Similarly, Clinton Hayden’s broad photographic practice includes figurative, still life, landscape, and nature stills, but here, some of his most direct recent works prove to be also his most ambiguous. Perhaps the best example of this is his Roses diptych, where the close, central framing of two roses seems almost cheeky as it recalls the traditional vanitas or memento mori as it curiously chooses the rose (inarguably one of the most timeless and weighted signifiers) as its subject matter. Yet Hayden’s roses unfold with subversive playfulness when one realizes (upon closer inspection) that these aren’t really roses at all, but rather synthetic reproductions…a photograph of a subject already once-divorced from itself – in every sense, a copy of a copy. He seems to ask the viewer to reconsider the need for truth, and the objective or purpose behind dislocating his subject matter as he has done. As viewers, the photographs only become truly successful once we become complicit in this ruse.

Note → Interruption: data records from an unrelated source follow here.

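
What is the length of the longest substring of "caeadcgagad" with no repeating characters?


Input: "caeadcgagad"
Sliding window (track last position of each char):
  Position 0 ('c'): window [0,0] length 1 -- new best
  Position 1 ('a'): window [0,1] length 2 -- new best
  Position 2 ('e'): window [0,2] length 3 -- new best
  Position 3 ('a'): repeat (last at 1), move window start to 2
  Position 3 ('a'): window [2,3] length 2
  Position 4 ('d'): window [2,4] length 3
  Position 5 ('c'): window [2,5] length 4 -- new best
  Position 6 ('g'): window [2,6] length 5 -- new best
  Position 7 ('a'): repeat (last at 3), move window start to 4
  Position 7 ('a'): window [4,7] length 4
  Position 8 ('g'): repeat (last at 6), move window start to 7
  Position 8 ('g'): window [7,8] length 2
  Position 9 ('a'): repeat (last at 7), move window start to 8
  Position 9 ('a'): window [8,9] length 2
  Position 10 ('d'): window [8,10] length 3
Longest substring with no repeats: "eadcg" with length 5

5


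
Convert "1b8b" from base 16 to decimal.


Input: "1b8b" in base 16
Positional expansion:
  Digit '1' (value 1) x 16^3 = 4096
  Digit 'b' (value 11) x 16^2 = 2816
  Digit '8' (value 8) x 16^1 = 128
  Digit 'b' (value 11) x 16^0 = 11
Sum = 7051

7051


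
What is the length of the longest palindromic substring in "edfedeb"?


Input: "edfedeb"
Checking substrings for palindromes:
  [3:6] "ede" (len 3) => palindrome
Longest palindromic substring: "ede" with length 3

3


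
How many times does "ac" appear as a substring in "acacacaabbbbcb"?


Searching for "ac" in "acacacaabbbbcb"
Scanning each position:
  Position 0: "ac" => MATCH
  Position 1: "ca" => no
  Position 2: "ac" => MATCH
  Position 3: "ca" => no
  Position 4: "ac" => MATCH
  Position 5: "ca" => no
  Position 6: "aa" => no
  Position 7: "ab" => no
  Position 8: "bb" => no
  Position 9: "bb" => no
  Position 10: "bb" => no
  Position 11: "bc" => no
  Position 12: "cb" => no
Total occurrences: 3

3


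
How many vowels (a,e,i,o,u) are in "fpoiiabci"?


Input: fpoiiabci
Checking each character:
  'f' at position 0: consonant
  'p' at position 1: consonant
  'o' at position 2: vowel (running total: 1)
  'i' at position 3: vowel (running total: 2)
  'i' at position 4: vowel (running total: 3)
  'a' at position 5: vowel (running total: 4)
  'b' at position 6: consonant
  'c' at position 7: consonant
  'i' at position 8: vowel (running total: 5)
Total vowels: 5

5


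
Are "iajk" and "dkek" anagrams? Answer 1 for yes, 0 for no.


Strings: "iajk", "dkek"
Sorted first:  aijk
Sorted second: dekk
Differ at position 0: 'a' vs 'd' => not anagrams

0


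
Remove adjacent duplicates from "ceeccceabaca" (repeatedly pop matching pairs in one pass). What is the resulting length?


Input: ceeccceabaca
Stack-based adjacent duplicate removal:
  Read 'c': push. Stack: c
  Read 'e': push. Stack: ce
  Read 'e': matches stack top 'e' => pop. Stack: c
  Read 'c': matches stack top 'c' => pop. Stack: (empty)
  Read 'c': push. Stack: c
  Read 'c': matches stack top 'c' => pop. Stack: (empty)
  Read 'e': push. Stack: e
  Read 'a': push. Stack: ea
  Read 'b': push. Stack: eab
  Read 'a': push. Stack: eaba
  Read 'c': push. Stack: eabac
  Read 'a': push. Stack: eabaca
Final stack: "eabaca" (length 6)

6


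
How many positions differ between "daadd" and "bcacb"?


Comparing "daadd" and "bcacb" position by position:
  Position 0: 'd' vs 'b' => DIFFER
  Position 1: 'a' vs 'c' => DIFFER
  Position 2: 'a' vs 'a' => same
  Position 3: 'd' vs 'c' => DIFFER
  Position 4: 'd' vs 'b' => DIFFER
Positions that differ: 4

4


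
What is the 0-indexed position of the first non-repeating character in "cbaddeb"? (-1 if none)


Input: cbaddeb
Character frequencies:
  'a': 1
  'b': 2
  'c': 1
  'd': 2
  'e': 1
Scanning left to right for freq == 1:
  Position 0 ('c'): unique! => answer = 0

0


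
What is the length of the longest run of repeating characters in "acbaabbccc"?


Input: "acbaabbccc"
Scanning for longest run:
  Position 1 ('c'): new char, reset run to 1
  Position 2 ('b'): new char, reset run to 1
  Position 3 ('a'): new char, reset run to 1
  Position 4 ('a'): continues run of 'a', length=2
  Position 5 ('b'): new char, reset run to 1
  Position 6 ('b'): continues run of 'b', length=2
  Position 7 ('c'): new char, reset run to 1
  Position 8 ('c'): continues run of 'c', length=2
  Position 9 ('c'): continues run of 'c', length=3
Longest run: 'c' with length 3

3


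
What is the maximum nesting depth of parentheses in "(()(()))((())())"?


Input: "(()(()))((())())"
Tracking depth:
  Position 0 '(': depth becomes 1
  Position 1 '(': depth becomes 2
  Position 2 ')': depth becomes 1
  Position 3 '(': depth becomes 2
  Position 4 '(': depth becomes 3
  Position 5 ')': depth becomes 2
  Position 6 ')': depth becomes 1
  Position 7 ')': depth becomes 0
  Position 8 '(': depth becomes 1
  Position 9 '(': depth becomes 2
  Position 10 '(': depth becomes 3
  Position 11 ')': depth becomes 2
  Position 12 ')': depth becomes 1
  Position 13 '(': depth becomes 2
  Position 14 ')': depth becomes 1
  Position 15 ')': depth becomes 0
Maximum depth reached: 3

3


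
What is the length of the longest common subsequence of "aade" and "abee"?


LCS of "aade" and "abee"
DP table:
           a    b    e    e
      0    0    0    0    0
  a   0    1    1    1    1
  a   0    1    1    1    1
  d   0    1    1    1    1
  e   0    1    1    2    2
LCS length = dp[4][4] = 2

2


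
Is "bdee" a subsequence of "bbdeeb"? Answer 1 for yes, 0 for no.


Check if "bdee" is a subsequence of "bbdeeb"
Greedy scan:
  Position 0 ('b'): matches sub[0] = 'b'
  Position 1 ('b'): no match needed
  Position 2 ('d'): matches sub[1] = 'd'
  Position 3 ('e'): matches sub[2] = 'e'
  Position 4 ('e'): matches sub[3] = 'e'
  Position 5 ('b'): no match needed
All 4 characters matched => is a subsequence

1


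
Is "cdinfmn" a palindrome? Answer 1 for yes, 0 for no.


Input: cdinfmn
Reversed: nmfnidc
  Compare pos 0 ('c') with pos 6 ('n'): MISMATCH
  Compare pos 1 ('d') with pos 5 ('m'): MISMATCH
  Compare pos 2 ('i') with pos 4 ('f'): MISMATCH
Result: not a palindrome

0


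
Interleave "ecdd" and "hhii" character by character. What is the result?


Interleaving "ecdd" and "hhii":
  Position 0: 'e' from first, 'h' from second => "eh"
  Position 1: 'c' from first, 'h' from second => "ch"
  Position 2: 'd' from first, 'i' from second => "di"
  Position 3: 'd' from first, 'i' from second => "di"
Result: ehchdidi

ehchdidi


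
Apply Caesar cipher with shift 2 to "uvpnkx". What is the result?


Caesar cipher: shift "uvpnkx" by 2
  'u' (pos 20) + 2 = pos 22 = 'w'
  'v' (pos 21) + 2 = pos 23 = 'x'
  'p' (pos 15) + 2 = pos 17 = 'r'
  'n' (pos 13) + 2 = pos 15 = 'p'
  'k' (pos 10) + 2 = pos 12 = 'm'
  'x' (pos 23) + 2 = pos 25 = 'z'
Result: wxrpmz

wxrpmz


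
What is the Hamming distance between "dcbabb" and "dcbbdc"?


Comparing "dcbabb" and "dcbbdc" position by position:
  Position 0: 'd' vs 'd' => same
  Position 1: 'c' vs 'c' => same
  Position 2: 'b' vs 'b' => same
  Position 3: 'a' vs 'b' => differ
  Position 4: 'b' vs 'd' => differ
  Position 5: 'b' vs 'c' => differ
Total differences (Hamming distance): 3

3


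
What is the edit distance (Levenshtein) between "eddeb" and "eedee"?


Computing edit distance: "eddeb" -> "eedee"
DP table:
           e    e    d    e    e
      0    1    2    3    4    5
  e   1    0    1    2    3    4
  d   2    1    1    1    2    3
  d   3    2    2    1    2    3
  e   4    3    2    2    1    2
  b   5    4    3    3    2    2
Edit distance = dp[5][5] = 2

2


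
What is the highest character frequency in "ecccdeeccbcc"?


Input: ecccdeeccbcc
Character counts:
  'b': 1
  'c': 7
  'd': 1
  'e': 3
Maximum frequency: 7

7


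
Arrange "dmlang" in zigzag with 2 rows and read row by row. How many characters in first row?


Zigzag "dmlang" into 2 rows:
Placing characters:
  'd' => row 0
  'm' => row 1
  'l' => row 0
  'a' => row 1
  'n' => row 0
  'g' => row 1
Rows:
  Row 0: "dln"
  Row 1: "mag"
First row length: 3

3


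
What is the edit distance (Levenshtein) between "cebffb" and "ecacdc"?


Computing edit distance: "cebffb" -> "ecacdc"
DP table:
           e    c    a    c    d    c
      0    1    2    3    4    5    6
  c   1    1    1    2    3    4    5
  e   2    1    2    2    3    4    5
  b   3    2    2    3    3    4    5
  f   4    3    3    3    4    4    5
  f   5    4    4    4    4    5    5
  b   6    5    5    5    5    5    6
Edit distance = dp[6][6] = 6

6


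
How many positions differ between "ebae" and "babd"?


Comparing "ebae" and "babd" position by position:
  Position 0: 'e' vs 'b' => DIFFER
  Position 1: 'b' vs 'a' => DIFFER
  Position 2: 'a' vs 'b' => DIFFER
  Position 3: 'e' vs 'd' => DIFFER
Positions that differ: 4

4


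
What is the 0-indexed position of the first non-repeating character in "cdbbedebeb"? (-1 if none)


Input: cdbbedebeb
Character frequencies:
  'b': 4
  'c': 1
  'd': 2
  'e': 3
Scanning left to right for freq == 1:
  Position 0 ('c'): unique! => answer = 0

0


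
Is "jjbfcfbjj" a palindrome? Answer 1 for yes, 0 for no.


Input: jjbfcfbjj
Reversed: jjbfcfbjj
  Compare pos 0 ('j') with pos 8 ('j'): match
  Compare pos 1 ('j') with pos 7 ('j'): match
  Compare pos 2 ('b') with pos 6 ('b'): match
  Compare pos 3 ('f') with pos 5 ('f'): match
Result: palindrome

1


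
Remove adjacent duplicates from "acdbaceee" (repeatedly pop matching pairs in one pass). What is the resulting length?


Input: acdbaceee
Stack-based adjacent duplicate removal:
  Read 'a': push. Stack: a
  Read 'c': push. Stack: ac
  Read 'd': push. Stack: acd
  Read 'b': push. Stack: acdb
  Read 'a': push. Stack: acdba
  Read 'c': push. Stack: acdbac
  Read 'e': push. Stack: acdbace
  Read 'e': matches stack top 'e' => pop. Stack: acdbac
  Read 'e': push. Stack: acdbace
Final stack: "acdbace" (length 7)

7


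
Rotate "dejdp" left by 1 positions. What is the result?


Input: "dejdp", rotate left by 1
First 1 characters: "d"
Remaining characters: "ejdp"
Concatenate remaining + first: "ejdp" + "d" = "ejdpd"

ejdpd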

Such is the greater context of both artist’s practice, where the viewer is enticed to rethink what might at first seem banal or altogether oversimplified is laden with an awareness of the status of photography in today’s digitized age, where everyone with a camera or smartphone can (and does) fancy themselves a photographer. As viewers, we are left to question how ‘landscape’ photography will continue to find its worth and purpose into the future.

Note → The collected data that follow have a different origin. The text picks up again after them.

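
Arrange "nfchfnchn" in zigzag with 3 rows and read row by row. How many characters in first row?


Zigzag "nfchfnchn" into 3 rows:
Placing characters:
  'n' => row 0
  'f' => row 1
  'c' => row 2
  'h' => row 1
  'f' => row 0
  'n' => row 1
  'c' => row 2
  'h' => row 1
  'n' => row 0
Rows:
  Row 0: "nfn"
  Row 1: "fhnh"
  Row 2: "cc"
First row length: 3

3


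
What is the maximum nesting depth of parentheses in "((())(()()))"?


Input: "((())(()()))"
Tracking depth:
  Position 0 '(': depth becomes 1
  Position 1 '(': depth becomes 2
  Position 2 '(': depth becomes 3
  Position 3 ')': depth becomes 2
  Position 4 ')': depth becomes 1
  Position 5 '(': depth becomes 2
  Position 6 '(': depth becomes 3
  Position 7 ')': depth becomes 2
  Position 8 '(': depth becomes 3
  Position 9 ')': depth becomes 2
  Position 10 ')': depth becomes 1
  Position 11 ')': depth becomes 0
Maximum depth reached: 3

3


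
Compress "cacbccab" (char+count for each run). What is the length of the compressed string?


Input: cacbccab
Runs:
  'c' x 1 => "c1"
  'a' x 1 => "a1"
  'c' x 1 => "c1"
  'b' x 1 => "b1"
  'c' x 2 => "c2"
  'a' x 1 => "a1"
  'b' x 1 => "b1"
Compressed: "c1a1c1b1c2a1b1"
Compressed length: 14

14


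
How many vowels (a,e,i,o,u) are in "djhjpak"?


Input: djhjpak
Checking each character:
  'd' at position 0: consonant
  'j' at position 1: consonant
  'h' at position 2: consonant
  'j' at position 3: consonant
  'p' at position 4: consonant
  'a' at position 5: vowel (running total: 1)
  'k' at position 6: consonant
Total vowels: 1

1


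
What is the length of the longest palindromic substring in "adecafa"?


Input: "adecafa"
Checking substrings for palindromes:
  [4:7] "afa" (len 3) => palindrome
Longest palindromic substring: "afa" with length 3

3


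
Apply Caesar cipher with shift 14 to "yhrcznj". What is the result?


Caesar cipher: shift "yhrcznj" by 14
  'y' (pos 24) + 14 = pos 12 = 'm'
  'h' (pos 7) + 14 = pos 21 = 'v'
  'r' (pos 17) + 14 = pos 5 = 'f'
  'c' (pos 2) + 14 = pos 16 = 'q'
  'z' (pos 25) + 14 = pos 13 = 'n'
  'n' (pos 13) + 14 = pos 1 = 'b'
  'j' (pos 9) + 14 = pos 23 = 'x'
Result: mvfqnbx

mvfqnbx


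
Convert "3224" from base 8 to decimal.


Input: "3224" in base 8
Positional expansion:
  Digit '3' (value 3) x 8^3 = 1536
  Digit '2' (value 2) x 8^2 = 128
  Digit '2' (value 2) x 8^1 = 16
  Digit '4' (value 4) x 8^0 = 4
Sum = 1684

1684


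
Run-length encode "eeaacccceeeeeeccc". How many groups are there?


Input: eeaacccceeeeeeccc
Scanning for consecutive runs:
  Group 1: 'e' x 2 (positions 0-1)
  Group 2: 'a' x 2 (positions 2-3)
  Group 3: 'c' x 4 (positions 4-7)
  Group 4: 'e' x 6 (positions 8-13)
  Group 5: 'c' x 3 (positions 14-16)
Total groups: 5

5


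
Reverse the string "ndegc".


Input: ndegc
Reading characters right to left:
  Position 4: 'c'
  Position 3: 'g'
  Position 2: 'e'
  Position 1: 'd'
  Position 0: 'n'
Reversed: cgedn

cgedn


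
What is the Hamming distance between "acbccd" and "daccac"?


Comparing "acbccd" and "daccac" position by position:
  Position 0: 'a' vs 'd' => differ
  Position 1: 'c' vs 'a' => differ
  Position 2: 'b' vs 'c' => differ
  Position 3: 'c' vs 'c' => same
  Position 4: 'c' vs 'a' => differ
  Position 5: 'd' vs 'c' => differ
Total differences (Hamming distance): 5

5


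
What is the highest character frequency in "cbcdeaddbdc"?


Input: cbcdeaddbdc
Character counts:
  'a': 1
  'b': 2
  'c': 3
  'd': 4
  'e': 1
Maximum frequency: 4

4


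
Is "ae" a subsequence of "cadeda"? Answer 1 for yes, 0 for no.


Check if "ae" is a subsequence of "cadeda"
Greedy scan:
  Position 0 ('c'): no match needed
  Position 1 ('a'): matches sub[0] = 'a'
  Position 2 ('d'): no match needed
  Position 3 ('e'): matches sub[1] = 'e'
  Position 4 ('d'): no match needed
  Position 5 ('a'): no match needed
All 2 characters matched => is a subsequence

1


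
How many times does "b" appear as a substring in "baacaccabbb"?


Searching for "b" in "baacaccabbb"
Scanning each position:
  Position 0: "b" => MATCH
  Position 1: "a" => no
  Position 2: "a" => no
  Position 3: "c" => no
  Position 4: "a" => no
  Position 5: "c" => no
  Position 6: "c" => no
  Position 7: "a" => no
  Position 8: "b" => MATCH
  Position 9: "b" => MATCH
  Position 10: "b" => MATCH
Total occurrences: 4

4


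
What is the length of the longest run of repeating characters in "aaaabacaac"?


Input: "aaaabacaac"
Scanning for longest run:
  Position 1 ('a'): continues run of 'a', length=2
  Position 2 ('a'): continues run of 'a', length=3
  Position 3 ('a'): continues run of 'a', length=4
  Position 4 ('b'): new char, reset run to 1
  Position 5 ('a'): new char, reset run to 1
  Position 6 ('c'): new char, reset run to 1
  Position 7 ('a'): new char, reset run to 1
  Position 8 ('a'): continues run of 'a', length=2
  Position 9 ('c'): new char, reset run to 1
Longest run: 'a' with length 4

4


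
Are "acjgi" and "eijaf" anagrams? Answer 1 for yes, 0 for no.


Strings: "acjgi", "eijaf"
Sorted first:  acgij
Sorted second: aefij
Differ at position 1: 'c' vs 'e' => not anagrams

0


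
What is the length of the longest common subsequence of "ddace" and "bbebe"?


LCS of "ddace" and "bbebe"
DP table:
           b    b    e    b    e
      0    0    0    0    0    0
  d   0    0    0    0    0    0
  d   0    0    0    0    0    0
  a   0    0    0    0    0    0
  c   0    0    0    0    0    0
  e   0    0    0    1    1    1
LCS length = dp[5][5] = 1

1


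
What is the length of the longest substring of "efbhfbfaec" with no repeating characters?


Input: "efbhfbfaec"
Sliding window (track last position of each char):
  Position 0 ('e'): window [0,0] length 1 -- new best
  Position 1 ('f'): window [0,1] length 2 -- new best
  Position 2 ('b'): window [0,2] length 3 -- new best
  Position 3 ('h'): window [0,3] length 4 -- new best
  Position 4 ('f'): repeat (last at 1), move window start to 2
  Position 4 ('f'): window [2,4] length 3
  Position 5 ('b'): repeat (last at 2), move window start to 3
  Position 5 ('b'): window [3,5] length 3
  Position 6 ('f'): repeat (last at 4), move window start to 5
  Position 6 ('f'): window [5,6] length 2
  Position 7 ('a'): window [5,7] length 3
  Position 8 ('e'): window [5,8] length 4
  Position 9 ('c'): window [5,9] length 5 -- new best
Longest substring with no repeats: "bfaec" with length 5

5


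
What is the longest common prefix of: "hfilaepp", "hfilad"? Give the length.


Words: hfilaepp, hfilad
  Position 0: all 'h' => match
  Position 1: all 'f' => match
  Position 2: all 'i' => match
  Position 3: all 'l' => match
  Position 4: all 'a' => match
  Position 5: ('e', 'd') => mismatch, stop
LCP = "hfila" (length 5)

5


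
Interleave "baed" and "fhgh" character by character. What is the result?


Interleaving "baed" and "fhgh":
  Position 0: 'b' from first, 'f' from second => "bf"
  Position 1: 'a' from first, 'h' from second => "ah"
  Position 2: 'e' from first, 'g' from second => "eg"
  Position 3: 'd' from first, 'h' from second => "dh"
Result: bfahegdh

bfahegdh


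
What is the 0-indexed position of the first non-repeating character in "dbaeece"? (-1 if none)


Input: dbaeece
Character frequencies:
  'a': 1
  'b': 1
  'c': 1
  'd': 1
  'e': 3
Scanning left to right for freq == 1:
  Position 0 ('d'): unique! => answer = 0

0


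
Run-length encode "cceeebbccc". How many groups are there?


Input: cceeebbccc
Scanning for consecutive runs:
  Group 1: 'c' x 2 (positions 0-1)
  Group 2: 'e' x 3 (positions 2-4)
  Group 3: 'b' x 2 (positions 5-6)
  Group 4: 'c' x 3 (positions 7-9)
Total groups: 4

4


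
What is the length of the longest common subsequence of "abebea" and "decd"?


LCS of "abebea" and "decd"
DP table:
           d    e    c    d
      0    0    0    0    0
  a   0    0    0    0    0
  b   0    0    0    0    0
  e   0    0    1    1    1
  b   0    0    1    1    1
  e   0    0    1    1    1
  a   0    0    1    1    1
LCS length = dp[6][4] = 1

1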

CLINTON HAYDEN (b. 1978, Australia) Hayden’s practice explores ideas of intimacy, alienation and longing. Through the use of personal archive, varied production and printing methods, he works with the understanding of the photograph both as image and object – ‘a pseudo presence and token of absence’ (Sontag) – engaging with the materiality of the medium to enhance investigations of longing/yearning, subject/object, lover/other, and the subtleties between these dualities. Hayden graduated RMIT University School of Arts Master of Fine Arts program with distinction in 2011. Hayden exhibits in Australia and has exhibited in the UK, Iceland and the USA. He currently lives and works in London, UK.

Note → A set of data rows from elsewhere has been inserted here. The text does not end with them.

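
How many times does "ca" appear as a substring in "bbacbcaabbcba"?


Searching for "ca" in "bbacbcaabbcba"
Scanning each position:
  Position 0: "bb" => no
  Position 1: "ba" => no
  Position 2: "ac" => no
  Position 3: "cb" => no
  Position 4: "bc" => no
  Position 5: "ca" => MATCH
  Position 6: "aa" => no
  Position 7: "ab" => no
  Position 8: "bb" => no
  Position 9: "bc" => no
  Position 10: "cb" => no
  Position 11: "ba" => no
Total occurrences: 1

1


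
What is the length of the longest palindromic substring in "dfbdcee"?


Input: "dfbdcee"
Checking substrings for palindromes:
  [5:7] "ee" (len 2) => palindrome
Longest palindromic substring: "ee" with length 2

2


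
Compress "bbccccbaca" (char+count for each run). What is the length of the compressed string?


Input: bbccccbaca
Runs:
  'b' x 2 => "b2"
  'c' x 4 => "c4"
  'b' x 1 => "b1"
  'a' x 1 => "a1"
  'c' x 1 => "c1"
  'a' x 1 => "a1"
Compressed: "b2c4b1a1c1a1"
Compressed length: 12

12


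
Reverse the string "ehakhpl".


Input: ehakhpl
Reading characters right to left:
  Position 6: 'l'
  Position 5: 'p'
  Position 4: 'h'
  Position 3: 'k'
  Position 2: 'a'
  Position 1: 'h'
  Position 0: 'e'
Reversed: lphkahe

lphkahe


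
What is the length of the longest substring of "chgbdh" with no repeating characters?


Input: "chgbdh"
Sliding window (track last position of each char):
  Position 0 ('c'): window [0,0] length 1 -- new best
  Position 1 ('h'): window [0,1] length 2 -- new best
  Position 2 ('g'): window [0,2] length 3 -- new best
  Position 3 ('b'): window [0,3] length 4 -- new best
  Position 4 ('d'): window [0,4] length 5 -- new best
  Position 5 ('h'): repeat (last at 1), move window start to 2
  Position 5 ('h'): window [2,5] length 4
Longest substring with no repeats: "chgbd" with length 5

5


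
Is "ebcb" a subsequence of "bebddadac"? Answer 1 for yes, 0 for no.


Check if "ebcb" is a subsequence of "bebddadac"
Greedy scan:
  Position 0 ('b'): no match needed
  Position 1 ('e'): matches sub[0] = 'e'
  Position 2 ('b'): matches sub[1] = 'b'
  Position 3 ('d'): no match needed
  Position 4 ('d'): no match needed
  Position 5 ('a'): no match needed
  Position 6 ('d'): no match needed
  Position 7 ('a'): no match needed
  Position 8 ('c'): matches sub[2] = 'c'
Only matched 3/4 characters => not a subsequence

0


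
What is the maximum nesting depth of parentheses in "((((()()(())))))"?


Input: "((((()()(())))))"
Tracking depth:
  Position 0 '(': depth becomes 1
  Position 1 '(': depth becomes 2
  Position 2 '(': depth becomes 3
  Position 3 '(': depth becomes 4
  Position 4 '(': depth becomes 5
  Position 5 ')': depth becomes 4
  Position 6 '(': depth becomes 5
  Position 7 ')': depth becomes 4
  Position 8 '(': depth becomes 5
  Position 9 '(': depth becomes 6
  Position 10 ')': depth becomes 5
  Position 11 ')': depth becomes 4
  Position 12 ')': depth becomes 3
  Position 13 ')': depth becomes 2
  Position 14 ')': depth becomes 1
  Position 15 ')': depth becomes 0
Maximum depth reached: 6

6


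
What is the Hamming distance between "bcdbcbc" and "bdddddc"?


Comparing "bcdbcbc" and "bdddddc" position by position:
  Position 0: 'b' vs 'b' => same
  Position 1: 'c' vs 'd' => differ
  Position 2: 'd' vs 'd' => same
  Position 3: 'b' vs 'd' => differ
  Position 4: 'c' vs 'd' => differ
  Position 5: 'b' vs 'd' => differ
  Position 6: 'c' vs 'c' => same
Total differences (Hamming distance): 4

4


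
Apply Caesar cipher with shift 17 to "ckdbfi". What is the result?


Caesar cipher: shift "ckdbfi" by 17
  'c' (pos 2) + 17 = pos 19 = 't'
  'k' (pos 10) + 17 = pos 1 = 'b'
  'd' (pos 3) + 17 = pos 20 = 'u'
  'b' (pos 1) + 17 = pos 18 = 's'
  'f' (pos 5) + 17 = pos 22 = 'w'
  'i' (pos 8) + 17 = pos 25 = 'z'
Result: tbuswz

tbuswz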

ED HOPLEY (b. 1971, United Kingdom) Hopley’s work examines the interpretation and use of the environment that surrounds us, exploring the relationship between the deliberately constructed, grown, or placed and the subsequent implications upon the chosen location. Through the medium of digital imagery Hopley attempts to highlight the significance of contrived landscapes within the context of the existing natural environment in order to champion both the mental and physical values of our surroundings. Hopley graduated from Manchester Metropolitan University’s Faculty of Art and Design in 1995 and has spent the past seventeen years travelling the world on commissions for clients such as Christie’s, with his images featuring in publications around the globe. Hopley is the recipient of Gold and Bronze Medals in the Royal Photographic Society’s International Print Awards, his photographs have been exhibited in numerous solo and group exhibitions and are held in numerous private collections.